Achievements in methodology:

  • Analyses of the role and applications of expert annotation adopted in REALEC for the formation of the appropriate correction strategies in teaching a foreign language, for optimizing learning efficiency in a way of prevention of speech errors, as well as for research into the phenomenon of language interference and focus on appropriate staging in mastering a non-native language;
  • Introduction of deictic categories and frame approach in grammar descriptions;
  • Efficiency of description of the grammar of errors as a strategy of generating the language grammar system;
  • Studies of no-native speakers’ and heritage speakers’ productions as leading to the reconstruction of the systemic character of the language and as demonstrating language development tendencies;
  • Improvements of data processing mechanisms by introducing the program of search enquiry filtering.

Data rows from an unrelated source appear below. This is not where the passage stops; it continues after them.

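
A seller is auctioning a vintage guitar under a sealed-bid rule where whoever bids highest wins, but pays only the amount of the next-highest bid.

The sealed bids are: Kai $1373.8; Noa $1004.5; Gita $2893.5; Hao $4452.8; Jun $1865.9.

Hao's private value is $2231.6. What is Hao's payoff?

−$661.9

Highest bid: Hao at $4452.8, so Hao wins.
Second-highest bid: Gita at $2893.5 — that is the price the winner pays.
Hao's payoff = value − price = $2231.6 − $2893.5 = −$661.9.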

Level of implementation,  recommendations on implementation or outcomes of the implementation of the results. Resources developed within this long-term project are going to be of use to linguists, philologists, historians, anthropologists, culturologists, philosophers, psychologists, journalists, PR specialists, translators and interpreters, teachers of Russian and of Russian as a foreign language, instructors who set up courses in rhetorics, communication competence, text editing, language teaching methodology – in other words, anyone with an interest in the linguistic image of the world. Both researchers in the humanities and those keen on popularizing achievements in the humanities will find something important here as well. An instructor in the course of humanities can use to results in designing a set of cases for their learners. Focus on language errors helps to reveal the tendencies of a language development.